User can provide localized path also by encoding in UTF8 format. There are two questions now:

1. Does fopen understand UTF8 encoded string on linux ?
2. When we say, path length should be less than 256, then what it means ? is it buffer length or character length , in other words, what will be the length limit in English and Japanese.
January 1st, 2009, 02:36 AM
Codeplug

Re: how to get length of UTF8 encoded string

>> 1. Does fopen understand UTF8 encoded string on linux ?
Depends on the current locale. What you should do is first set the user's default locale with "setlocale(LC_ALL, "");". Then use the iconv api's to convert from UTF8 to the current locale's character set. You could shortcut that process by checking to see if the current LC_CTYPE is UTF8. If it is, just send it right on to fopen.

>> is it buffer length or character length
Buffer length.

>> what will be the length limit in English and Japanese
This doesn't really matter since it's the buffer length that most api's are worried about. But to answer the question anyway: Posix defines PATH_MAX in limits.h. Using UTF8 would give a worst-case length of (PATH_MAX / 4) - 1 Unicode characters.

>> d) A different application on a different platform with a different sizeof(wchar_t), that ALSO supports encoding "X" reads and processes the file.
In reality though, *nix uses UCS4/UTF32 and Windows uses UCS2/UTF16. So it doesn't really work in the *nix -> Windows direction since Windows has no built-in support for UCS4/UTF32. But d) can be true as long as the "different platform" has a sizeof(wchar_t) >= the previous platform - so it can hold all the bits of the wchar_t in the "previous platform".

gg
January 1st, 2009, 03:27 AM
navinkaus

Re: how to get length of UTF8 encoded string

I had given file name path containing 237 Japanese Characters + 18 ( ASCII characters ) and _wfopen API opened it without any problem.
January 1st, 2009, 05:17 AM
Graham

Re: how to get length of UTF8 encoded string

IIRC, the worst case in UTF8 encoding is that a particular character can require 6 bytes in UTF8.

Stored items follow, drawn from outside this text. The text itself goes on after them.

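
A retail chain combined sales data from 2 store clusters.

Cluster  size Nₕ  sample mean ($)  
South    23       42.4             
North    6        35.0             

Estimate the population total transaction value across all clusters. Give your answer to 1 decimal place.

1185.2

South: 23·42.4 = 975.2
North: 6·35.0 = 210
τ̂ = Σ Nₕx̄ₕ = 1185.2.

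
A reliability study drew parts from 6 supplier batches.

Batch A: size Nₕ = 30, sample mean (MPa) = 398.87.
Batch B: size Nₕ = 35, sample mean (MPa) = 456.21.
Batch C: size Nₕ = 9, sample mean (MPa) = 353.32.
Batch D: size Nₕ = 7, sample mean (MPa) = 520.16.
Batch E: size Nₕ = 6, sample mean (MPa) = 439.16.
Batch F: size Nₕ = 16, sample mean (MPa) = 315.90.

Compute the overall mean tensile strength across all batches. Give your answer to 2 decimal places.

N = 103; weights Wₕ = Nₕ/N = (0.2913, 0.3398, 0.0874, 0.0680, 0.0583, 0.1553).
x̄_st = Σ Wₕ·x̄ₕ = 0.2913·398.87 + 0.3398·456.21 + 0.0874·353.32 + 0.0680·520.16 + 0.0583·439.16 + 0.1553·315.90 ≈ 412.0758...
→ 412.08.

412.08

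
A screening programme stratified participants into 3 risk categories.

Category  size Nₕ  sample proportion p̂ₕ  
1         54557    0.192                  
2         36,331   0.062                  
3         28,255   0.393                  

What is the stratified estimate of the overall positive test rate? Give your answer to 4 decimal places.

N = 54557 + 36331 + 28255 = 119143.
Overall proportion = Σ (Nₕ/N)·p̂ₕ.
Σ Nₕp̂ₕ = 10474.944 + 2252.522 + 11104.215 = 23831.681.
23831.681 / 119143 = 0.200026... → 0.2000.

0.2000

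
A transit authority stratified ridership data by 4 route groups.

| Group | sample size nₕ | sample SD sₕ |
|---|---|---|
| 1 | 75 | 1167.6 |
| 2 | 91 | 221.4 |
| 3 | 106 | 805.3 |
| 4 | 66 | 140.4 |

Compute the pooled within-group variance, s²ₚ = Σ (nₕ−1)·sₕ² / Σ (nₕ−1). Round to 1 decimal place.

522963.2

1: (75−1)·1167.6² = 74·1363289.76 = 100883442.24
2: (91−1)·221.4² = 90·49017.96 = 4411616.4
3: (106−1)·805.3² = 105·648508.09 = 68093349.45
4: (66−1)·140.4² = 65·19712.16 = 1281290.4
Numerator = 174669698.49; denominator = Σ(nₕ−1) = 334.
s²ₚ = 174669698.49/334 = 522963.169... → 522963.2.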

Looking at it pragmatically (and assuming that you're using C++), I would tackle the problem by decoding the UTF8 string into a std::wstring (which has no length limitation), check the length of the output string and, if it's within limits, simply copy the characters to wherever you want. It means you have to write your own decoder, but that's no real hardship - it's fairly simple.
January 1st, 2009, 11:12 AM
Codeplug

Re: how to get length of UTF8 encoded string

>> the worst case ... is that a particular character can require 6 bytes in UTF8
It's (currently) 4. http://en.wikipedia.org/wiki/UTF-8#Description

>> decoding the UTF8 string into a std::wstring ..., check the length of the output
This is only needed if you are using a wide character API that imposes a buffer size limitation. There's no _wfopen, or equivalent, in *nix - but could be used for the _wfopen call on Windows.

>> write your own decoder
You could also just use inconv api's in *nix, or the Win32 api's. Note that you could use std api's like mbstowcs(), but then you have to temporarily set the locale (LC_CTYPE to UTF8), make the call, switch back to original locale - which is just a mess. The MS-CRT does not support UTF8 locales - but I wanted to mention that it's possible (no guarantees) on *nix.

>> I had given file name path containing 237 Japanese Characters + 18 ( ASCII characters ) and _wfopen API opened it without any problem.
Keep in mind that it can take up to 2 Windows-wchar_t's to represent a single Unicode character. But _wfopen only cares about the buffer length (number of wchar_t's). Looking at the MS-CRT source (for 6.0 and 2008), there's no buffer length validation on the filename. It's eventually passed to CreateFile. So you should follow the buffer limitations of that API: http://msdn.microsoft.com/en-us/library/aa365247.aspx

gg